Industry gears up for new year filled with challenges, opportunities

Jan. 14, 2015
We begin 2015 with the offshore industry facing difficult times -- oversupply of oil leading to low oil prices; the challenges to offshore from US onshore shale production; oversupply of some types of drilling rigs; high industry costs; the impact of Macondo, and others. But at the same time progress is being made on a number of fronts and for some players this could also be a period of great opportunity.

Offshore E&P spend expected to continue to grow

John Westwood
Douglas-Westwood

We begin 2015 with the offshore industry facing difficult times – oversupply of oil leading to low oil prices; the challenges to offshore from US onshore shale production; oversupply of some types of drilling rigs; high industry costs; the impact of Macondo, and others. But at the same time progress is being made on a number of fronts and for some players this could also be a period of great opportunity.

Challenging times

We all need to remember, but often choose to forget, that the oil business is highly cyclical. There have been seven significant price cycles since 1970 and also a few minor ones between times, so yet another should come as no surprise. The real surprise is that no one ever seems to build the probability into their business planning!

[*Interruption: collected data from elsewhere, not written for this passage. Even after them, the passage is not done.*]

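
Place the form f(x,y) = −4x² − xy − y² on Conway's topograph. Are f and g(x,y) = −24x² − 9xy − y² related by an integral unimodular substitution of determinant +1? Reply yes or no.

D₁ = -15, D₂ = -15
f is negative-definite; reduce −f:
−f: flip: (4,1,1)→(1,-1,4)
−f: translate: b→1 (≡-1 mod 2), so (1,-1,4)→(1,1,4)
−f: reduced (well bottom): (1,1,4) with a≤c, −a<b≤a
flip sign back: reduced form of f is (-1,-1,-4)
g is negative-definite; reduce −g:
−g: flip: (24,9,1)→(1,-9,24)
−g: translate: b→1 (≡-9 mod 2), so (1,-9,24)→(1,1,4)
−g: reduced (well bottom): (1,1,4) with a≤c, −a<b≤a
flip sign back: reduced form of g is (-1,-1,-4)
reduced forms (-1, -1, -4) vs (-1, -1, -4) ⇒ equivalent

yes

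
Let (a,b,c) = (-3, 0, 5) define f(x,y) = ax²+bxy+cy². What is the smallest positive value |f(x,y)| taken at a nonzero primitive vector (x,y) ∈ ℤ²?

descent: ρ → (5,0,-3)
descent: ρ → (-3,6,2)  [lands on river]
river: ρ → (2,6,-3)
closes: descent 2, river 2
min |a| on river = 2

2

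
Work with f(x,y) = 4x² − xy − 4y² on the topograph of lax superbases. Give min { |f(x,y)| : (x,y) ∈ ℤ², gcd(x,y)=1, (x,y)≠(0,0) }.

descent: ρ → (-4,1,4)  [lands on river]
river: ρ → (4,7,-1)
river: ρ → (-1,7,4)
river: ρ → (4,1,-4)
river: ρ → (-4,7,1)
river: ρ → (1,7,-4)
closes: descent 1, river 6
min |a| on river = 1

1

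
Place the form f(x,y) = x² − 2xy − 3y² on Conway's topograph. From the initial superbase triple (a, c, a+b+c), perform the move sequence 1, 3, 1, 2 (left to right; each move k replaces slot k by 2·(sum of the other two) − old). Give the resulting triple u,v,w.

start (1,-3,-4) = (f(1,0),f(0,1),f(1,1))
replace slot 1: 2·((-3)+(-4)) − 1 = -15 → (-15,-3,-4)
replace slot 3: 2·((-15)+(-3)) − (-4) = -32 → (-15,-3,-32)
replace slot 1: 2·((-3)+(-32)) − (-15) = -55 → (-55,-3,-32)
replace slot 2: 2·((-55)+(-32)) − (-3) = -171 → (-55,-171,-32)

-55,-171,-32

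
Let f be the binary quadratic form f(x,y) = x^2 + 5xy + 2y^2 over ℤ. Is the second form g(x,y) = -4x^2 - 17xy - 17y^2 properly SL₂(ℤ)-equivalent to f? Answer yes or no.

D₁ = 17, D₂ = 17
river cycle of f (length 6): (2, 3, -1), (-1, 3, 2), (2, 1, -2), (-2, 3, 1), (1, 3, -2), (-2, 1, 2)
river cycle of g (length 6): (1, 3, -2), (-2, 1, 2), (2, 3, -1), (-1, 3, 2), (2, 1, -2), (-2, 3, 1)
cycles coincide ⇒ equivalent

yes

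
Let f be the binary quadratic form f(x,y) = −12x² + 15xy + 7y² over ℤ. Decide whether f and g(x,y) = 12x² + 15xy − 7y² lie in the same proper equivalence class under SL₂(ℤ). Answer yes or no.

D₁ = 561, D₂ = 561
river cycle of f (length 16): (7, 13, -14), (-14, 15, 6), (6, 21, -5), (-5, 19, 10), (10, 21, -3), (-3, 21, 10), (10, 19, -5), (-5, 21, 6), (6, 15, -14), (-14, 13, 7), … (6 more)
river cycle of g (length 16): (-7, 13, 14), (14, 15, -6), (-6, 21, 5), (5, 19, -10), (-10, 21, 3), (3, 21, -10), (-10, 19, 5), (5, 21, -6), (-6, 15, 14), (14, 13, -7), … (6 more)
cycles differ ⇒ inequivalent

no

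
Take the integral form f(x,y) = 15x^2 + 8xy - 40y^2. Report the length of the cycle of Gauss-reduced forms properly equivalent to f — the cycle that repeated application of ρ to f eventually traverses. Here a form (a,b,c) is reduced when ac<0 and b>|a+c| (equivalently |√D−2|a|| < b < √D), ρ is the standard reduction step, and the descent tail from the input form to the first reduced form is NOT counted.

D = 2464, ⌊√D⌋ = 49
descent: ρ → (-40,-8,15)
descent: ρ → (15,38,-17)  [lands on river]
river: ρ → (-17,30,23)
river: ρ → (23,16,-24)
river: ρ → (-24,32,15)
river: ρ → (15,28,-28)
river: ρ → (-28,28,15)
river: ρ → (15,32,-24)
river: ρ → (-24,16,23)
river: ρ → (23,30,-17)
river: ρ → (-17,38,15)
river: ρ → (15,22,-33)
river: ρ → (-33,44,4)
river: ρ → (4,44,-33)
river: ρ → (-33,22,15)
ρ-cycle length = 14 (tail of 2 descent steps not counted)

14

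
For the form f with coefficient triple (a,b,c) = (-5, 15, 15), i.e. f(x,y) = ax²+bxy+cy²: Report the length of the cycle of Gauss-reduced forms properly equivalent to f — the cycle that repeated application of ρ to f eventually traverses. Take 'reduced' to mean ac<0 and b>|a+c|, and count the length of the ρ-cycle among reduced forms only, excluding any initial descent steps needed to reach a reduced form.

D = 525, ⌊√D⌋ = 22
river: ρ → (15,15,-5)
river: ρ → (-5,15,15)
ρ-cycle length = 2 (tail of 0 descent steps not counted)

2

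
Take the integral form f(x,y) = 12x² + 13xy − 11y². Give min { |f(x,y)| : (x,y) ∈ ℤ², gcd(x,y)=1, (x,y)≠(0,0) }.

river: ρ → (-11,9,14)
river: ρ → (14,19,-6)
river: ρ → (-6,17,17)
river: ρ → (17,17,-6)
river: ρ → (-6,19,14)
river: ρ → (14,9,-11)
river: ρ → (-11,13,12)
river: ρ → (12,11,-12)
river: ρ → (-12,13,11)
river: ρ → (11,9,-14)
river: ρ → (-14,19,6)
river: ρ → (6,17,-17)
river: ρ → (-17,17,6)
river: ρ → (6,19,-14)
river: ρ → (-14,9,11)
river: ρ → (11,13,-12)
river: ρ → (-12,11,12)
river: ρ → (12,13,-11)
closes: descent 0, river 18
min |a| on river = 6

6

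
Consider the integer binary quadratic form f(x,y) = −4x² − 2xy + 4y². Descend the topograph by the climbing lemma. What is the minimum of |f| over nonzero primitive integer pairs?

descent: ρ → (4,2,-4)  [lands on river]
river: ρ → (-4,6,2)
river: ρ → (2,6,-4)
river: ρ → (-4,2,4)
river: ρ → (4,6,-2)
river: ρ → (-2,6,4)
closes: descent 1, river 6
min |a| on river = 2

2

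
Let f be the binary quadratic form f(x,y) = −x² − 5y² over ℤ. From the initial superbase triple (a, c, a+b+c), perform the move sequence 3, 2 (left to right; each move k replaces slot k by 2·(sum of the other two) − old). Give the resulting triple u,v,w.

start (-1,-5,-6) = (f(1,0),f(0,1),f(1,1))
replace slot 3: 2·((-1)+(-5)) − (-6) = -6 → (-1,-5,-6)
replace slot 2: 2·((-1)+(-6)) − (-5) = -9 → (-1,-9,-6)

-1,-9,-6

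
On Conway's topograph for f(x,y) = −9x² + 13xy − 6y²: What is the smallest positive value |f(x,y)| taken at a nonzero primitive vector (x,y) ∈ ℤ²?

translate: b→5 (≡-13 mod 18), so (9,-13,6)→(9,5,2)
flip: (9,5,2)→(2,-5,9)
translate: b→-1 (≡-5 mod 4), so (2,-5,9)→(2,-1,6)
reduced (well bottom): (2,-1,6) with a≤c, −a<b≤a
well minimum |f| = |-2| = 2 (negative-definite)

2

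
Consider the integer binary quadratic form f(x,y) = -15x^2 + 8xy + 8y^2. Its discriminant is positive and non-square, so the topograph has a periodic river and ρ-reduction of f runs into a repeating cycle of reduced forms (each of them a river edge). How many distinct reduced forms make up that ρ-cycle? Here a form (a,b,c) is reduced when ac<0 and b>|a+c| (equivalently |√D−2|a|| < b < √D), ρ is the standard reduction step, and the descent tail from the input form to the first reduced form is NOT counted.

D = 544, ⌊√D⌋ = 23
river: ρ → (8,8,-15)
river: ρ → (-15,22,1)
river: ρ → (1,22,-15)
river: ρ → (-15,8,8)
ρ-cycle length = 4 (tail of 0 descent steps not counted)

4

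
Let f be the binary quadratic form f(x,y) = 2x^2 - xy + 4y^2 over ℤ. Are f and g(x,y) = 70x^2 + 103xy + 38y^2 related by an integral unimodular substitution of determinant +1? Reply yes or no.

D₁ = -31, D₂ = -31
f: reduced (well bottom): (2,-1,4) with a≤c, −a<b≤a
g: translate: b→-37 (≡103 mod 140), so (70,103,38)→(70,-37,5)
g: flip: (70,-37,5)→(5,37,70)
g: translate: b→-3 (≡37 mod 10), so (5,37,70)→(5,-3,2)
g: flip: (5,-3,2)→(2,3,5)
g: translate: b→-1 (≡3 mod 4), so (2,3,5)→(2,-1,4)
g: reduced (well bottom): (2,-1,4) with a≤c, −a<b≤a
reduced forms (2, -1, 4) vs (2, -1, 4) ⇒ equivalent

yes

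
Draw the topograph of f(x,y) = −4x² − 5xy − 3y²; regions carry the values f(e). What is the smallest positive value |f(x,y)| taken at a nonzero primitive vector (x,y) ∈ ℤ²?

translate: b→-3 (≡5 mod 8), so (4,5,3)→(4,-3,2)
flip: (4,-3,2)→(2,3,4)
translate: b→-1 (≡3 mod 4), so (2,3,4)→(2,-1,3)
reduced (well bottom): (2,-1,3) with a≤c, −a<b≤a
well minimum |f| = |-2| = 2 (negative-definite)

2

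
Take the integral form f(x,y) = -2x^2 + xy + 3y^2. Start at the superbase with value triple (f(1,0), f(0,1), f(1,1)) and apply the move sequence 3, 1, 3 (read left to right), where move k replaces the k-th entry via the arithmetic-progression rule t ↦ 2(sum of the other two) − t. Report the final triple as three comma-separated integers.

start (-2,3,2) = (f(1,0),f(0,1),f(1,1))
replace slot 3: 2·((-2)+3) − 2 = 0 → (-2,3,0)
replace slot 1: 2·(3+0) − (-2) = 8 → (8,3,0)
replace slot 3: 2·(8+3) − 0 = 22 → (8,3,22)

8,3,22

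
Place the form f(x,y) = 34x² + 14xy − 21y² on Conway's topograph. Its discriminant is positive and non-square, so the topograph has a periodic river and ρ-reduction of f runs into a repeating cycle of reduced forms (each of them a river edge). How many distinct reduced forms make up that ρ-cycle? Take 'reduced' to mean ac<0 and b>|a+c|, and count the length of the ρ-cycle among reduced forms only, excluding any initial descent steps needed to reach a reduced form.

D = 3052, ⌊√D⌋ = 55
river: ρ → (-21,28,27)
river: ρ → (27,26,-22)
river: ρ → (-22,18,31)
river: ρ → (31,44,-9)
river: ρ → (-9,46,26)
river: ρ → (26,6,-29)
river: ρ → (-29,52,3)
river: ρ → (3,50,-46)
river: ρ → (-46,42,7)
river: ρ → (7,42,-46)
river: ρ → (-46,50,3)
river: ρ → (3,52,-29)
river: ρ → (-29,6,26)
river: ρ → (26,46,-9)
river: ρ → (-9,44,31)
river: ρ → (31,18,-22)
river: ρ → (-22,26,27)
river: ρ → (27,28,-21)
river: ρ → (-21,14,34)
river: ρ → (34,54,-1)
river: ρ → (-1,54,34)
river: ρ → (34,14,-21)
ρ-cycle length = 22 (tail of 0 descent steps not counted)

22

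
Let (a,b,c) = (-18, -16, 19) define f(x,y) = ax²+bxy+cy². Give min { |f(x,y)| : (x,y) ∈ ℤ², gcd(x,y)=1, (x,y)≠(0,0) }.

descent: ρ → (19,16,-18)  [lands on river]
river: ρ → (-18,20,17)
river: ρ → (17,14,-21)
river: ρ → (-21,28,10)
river: ρ → (10,32,-15)
river: ρ → (-15,28,14)
river: ρ → (14,28,-15)
river: ρ → (-15,32,10)
river: ρ → (10,28,-21)
river: ρ → (-21,14,17)
river: ρ → (17,20,-18)
river: ρ → (-18,16,19)
river: ρ → (19,22,-15)
river: ρ → (-15,38,3)
river: ρ → (3,40,-2)
river: ρ → (-2,40,3)
river: ρ → (3,38,-15)
river: ρ → (-15,22,19)
closes: descent 1, river 18
min |a| on river = 2

2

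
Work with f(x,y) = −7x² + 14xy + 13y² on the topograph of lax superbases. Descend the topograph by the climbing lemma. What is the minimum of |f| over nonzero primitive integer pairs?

river: ρ → (13,12,-8)
river: ρ → (-8,20,5)
river: ρ → (5,20,-8)
river: ρ → (-8,12,13)
river: ρ → (13,14,-7)
river: ρ → (-7,14,13)
closes: descent 0, river 6
min |a| on river = 5

5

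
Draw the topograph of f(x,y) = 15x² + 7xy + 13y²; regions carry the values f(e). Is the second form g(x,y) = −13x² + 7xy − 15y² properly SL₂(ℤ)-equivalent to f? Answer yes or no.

D₁ = -731, D₂ = -731
f: flip: (15,7,13)→(13,-7,15)
f: reduced (well bottom): (13,-7,15) with a≤c, −a<b≤a
g is negative-definite; reduce −g:
−g: reduced (well bottom): (13,-7,15) with a≤c, −a<b≤a
flip sign back: reduced form of g is (-13,7,-15)
reduced forms (13, -7, 15) vs (-13, 7, -15) ⇒ inequivalent

no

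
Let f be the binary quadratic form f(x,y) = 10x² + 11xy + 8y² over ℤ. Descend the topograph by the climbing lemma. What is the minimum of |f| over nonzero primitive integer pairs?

translate: b→-9 (≡11 mod 20), so (10,11,8)→(10,-9,7)
flip: (10,-9,7)→(7,9,10)
translate: b→-5 (≡9 mod 14), so (7,9,10)→(7,-5,8)
reduced (well bottom): (7,-5,8) with a≤c, −a<b≤a
well minimum = a = 7

7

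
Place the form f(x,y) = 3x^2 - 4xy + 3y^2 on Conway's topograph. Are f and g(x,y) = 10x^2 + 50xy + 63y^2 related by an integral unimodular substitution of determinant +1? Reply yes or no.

D₁ = -20, D₂ = -20
f: translate: b→2 (≡-4 mod 6), so (3,-4,3)→(3,2,2)
f: flip: (3,2,2)→(2,-2,3)
f: translate: b→2 (≡-2 mod 4), so (2,-2,3)→(2,2,3)
f: reduced (well bottom): (2,2,3) with a≤c, −a<b≤a
g: translate: b→10 (≡50 mod 20), so (10,50,63)→(10,10,3)
g: flip: (10,10,3)→(3,-10,10)
g: translate: b→2 (≡-10 mod 6), so (3,-10,10)→(3,2,2)
g: flip: (3,2,2)→(2,-2,3)
g: translate: b→2 (≡-2 mod 4), so (2,-2,3)→(2,2,3)
g: reduced (well bottom): (2,2,3) with a≤c, −a<b≤a
reduced forms (2, 2, 3) vs (2, 2, 3) ⇒ equivalent

yes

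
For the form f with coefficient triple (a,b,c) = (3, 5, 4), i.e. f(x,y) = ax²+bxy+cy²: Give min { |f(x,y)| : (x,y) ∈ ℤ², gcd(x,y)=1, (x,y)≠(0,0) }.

translate: b→-1 (≡5 mod 6), so (3,5,4)→(3,-1,2)
flip: (3,-1,2)→(2,1,3)
reduced (well bottom): (2,1,3) with a≤c, −a<b≤a
well minimum = a = 2

2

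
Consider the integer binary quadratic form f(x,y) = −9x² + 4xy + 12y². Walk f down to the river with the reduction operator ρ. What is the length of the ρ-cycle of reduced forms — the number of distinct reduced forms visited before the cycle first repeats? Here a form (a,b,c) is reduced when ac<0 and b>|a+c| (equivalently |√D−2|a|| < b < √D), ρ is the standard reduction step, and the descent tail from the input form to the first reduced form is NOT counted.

D = 448, ⌊√D⌋ = 21
river: ρ → (12,20,-1)
river: ρ → (-1,20,12)
river: ρ → (12,4,-9)
river: ρ → (-9,14,7)
river: ρ → (7,14,-9)
river: ρ → (-9,4,12)
ρ-cycle length = 6 (tail of 0 descent steps not counted)

6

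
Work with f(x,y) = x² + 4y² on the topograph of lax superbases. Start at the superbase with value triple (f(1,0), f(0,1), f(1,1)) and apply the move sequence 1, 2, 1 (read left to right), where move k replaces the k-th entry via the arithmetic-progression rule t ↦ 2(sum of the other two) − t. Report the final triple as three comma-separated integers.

start (1,4,5) = (f(1,0),f(0,1),f(1,1))
replace slot 1: 2·(4+5) − 1 = 17 → (17,4,5)
replace slot 2: 2·(17+5) − 4 = 40 → (17,40,5)
replace slot 1: 2·(40+5) − 17 = 73 → (73,40,5)

73,40,5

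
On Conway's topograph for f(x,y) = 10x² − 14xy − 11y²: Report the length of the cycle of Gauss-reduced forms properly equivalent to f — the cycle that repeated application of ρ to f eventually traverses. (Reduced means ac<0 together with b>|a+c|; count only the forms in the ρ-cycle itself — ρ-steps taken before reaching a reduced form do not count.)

D = 636, ⌊√D⌋ = 25
descent: ρ → (-11,14,10)  [lands on river]
river: ρ → (10,6,-15)
river: ρ → (-15,24,1)
river: ρ → (1,24,-15)
river: ρ → (-15,6,10)
river: ρ → (10,14,-11)
river: ρ → (-11,8,13)
river: ρ → (13,18,-6)
river: ρ → (-6,18,13)
river: ρ → (13,8,-11)
ρ-cycle length = 10 (tail of 1 descent step not counted)

10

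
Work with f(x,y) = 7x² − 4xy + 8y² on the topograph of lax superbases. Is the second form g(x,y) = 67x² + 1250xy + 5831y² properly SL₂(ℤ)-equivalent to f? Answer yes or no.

D₁ = -208, D₂ = -208
f: reduced (well bottom): (7,-4,8) with a≤c, −a<b≤a
g: translate: b→44 (≡1250 mod 134), so (67,1250,5831)→(67,44,8)
g: flip: (67,44,8)→(8,-44,67)
g: translate: b→4 (≡-44 mod 16), so (8,-44,67)→(8,4,7)
g: flip: (8,4,7)→(7,-4,8)
g: reduced (well bottom): (7,-4,8) with a≤c, −a<b≤a
reduced forms (7, -4, 8) vs (7, -4, 8) ⇒ equivalent

yes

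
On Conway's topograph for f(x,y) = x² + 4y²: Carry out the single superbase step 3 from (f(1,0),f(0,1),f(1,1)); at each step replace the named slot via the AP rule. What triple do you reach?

start (1,4,5) = (f(1,0),f(0,1),f(1,1))
replace slot 3: 2·(1+4) − 5 = 5 → (1,4,5)

1,4,5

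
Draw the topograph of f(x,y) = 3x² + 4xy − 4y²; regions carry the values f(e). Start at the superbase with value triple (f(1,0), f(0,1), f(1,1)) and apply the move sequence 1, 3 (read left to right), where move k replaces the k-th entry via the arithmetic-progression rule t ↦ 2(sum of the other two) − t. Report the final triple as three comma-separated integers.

start (3,-4,3) = (f(1,0),f(0,1),f(1,1))
replace slot 1: 2·((-4)+3) − 3 = -5 → (-5,-4,3)
replace slot 3: 2·((-5)+(-4)) − 3 = -21 → (-5,-4,-21)

-5,-4,-21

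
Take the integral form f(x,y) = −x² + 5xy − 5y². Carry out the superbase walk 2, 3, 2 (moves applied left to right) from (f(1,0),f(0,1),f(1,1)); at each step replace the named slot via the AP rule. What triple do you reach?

start (-1,-5,-1) = (f(1,0),f(0,1),f(1,1))
replace slot 2: 2·((-1)+(-1)) − (-5) = 1 → (-1,1,-1)
replace slot 3: 2·((-1)+1) − (-1) = 1 → (-1,1,1)
replace slot 2: 2·((-1)+1) − 1 = -1 → (-1,-1,1)

-1,-1,1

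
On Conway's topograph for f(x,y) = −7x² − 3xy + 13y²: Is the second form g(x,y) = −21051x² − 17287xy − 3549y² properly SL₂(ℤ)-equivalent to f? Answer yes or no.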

The reasons for the fall in Brent crude prices from $115 in June to below $70 following November's OPEC meeting are well documented, as is the realization that Saudi Arabia is now defending market share, rather than a minimum price. That said, the nature of the oil and gas business in 2015 will be very different compared to that immediately after the 2008 financial crash.

Seventy percent of the additional oil production in recent years is unconventional. Much of this is from US shales and is not cheap oil, mostly needing prices of $60-80 to be commercially viable. What is more, well decline rates are rapid, and without ongoing drilling the current production capacity will be quickly eroded. By comparison, most deepwater production needs about $80 oil.

Cutting costs

In the 13 years to the turn of the century, oil and gas exploration and production expenditures grew by 48%; between 2000 and 2013, expenditure growth was 287% as the industry supply chain was unable to meet demand for products and services. However, the increase in oil and gas production was a mere 24%, a situation that was clearly unsustainable.

The ensuing cut-back in oil company spending served to focus attention on project capital cost reduction and here progress is being made. In April, Total, Europe's third-largest oil company, cut the cost of its Kaombo project off Angola by about a fifth to $16 billion. Also great strides are being made in increasing the efficiency of drilling operations, which can form half the cost of many field developments. Baker Hughes, for example, has reported that by focusing on non-productive time, they saved some $10.4 million on a four-well project on the Terra Nova field offshore Newfoundland.

Rig oversupply

For the past two years, we have been warning about the potential for speculative building to result in oversupply in the mobile offshore rig market. The pattern is a familiar one across many sectors of the shipbuilding industry, from oil tankers to offshore vessels and rigs. As oil demand grows and prices increase, owners place orders – the first ones at low prices – but as yard capacity is taken up both build prices and delivery times increase. The early orders are delivered and owners sign contracts with the operators at lucrative day rates, but eventually deliveries exceed demand and day rates collapse – and as is presently the case – this sometimes coincides with an oil price downturn and investors get burnt. Time passes and eventually low oil prices boost oil demand, oil prices increase, drilling capacity is absorbed and so the cycle begins again.

In the case of drillships, unprecedented investment and supply additions will create a difficult market for the next five years. The current "order book to fleet ratio" is 61%. Of this, 44% is uncontracted!

New state-of-the-art rigs are needed to drill the deepwater presalt discoveries off Brazil and West Africa, and many units are coming onto the market. These will eventually be able to win contracts; but with growing oversupply, the question is at what day rate; and will we now see old units long past their sell-by date being retired?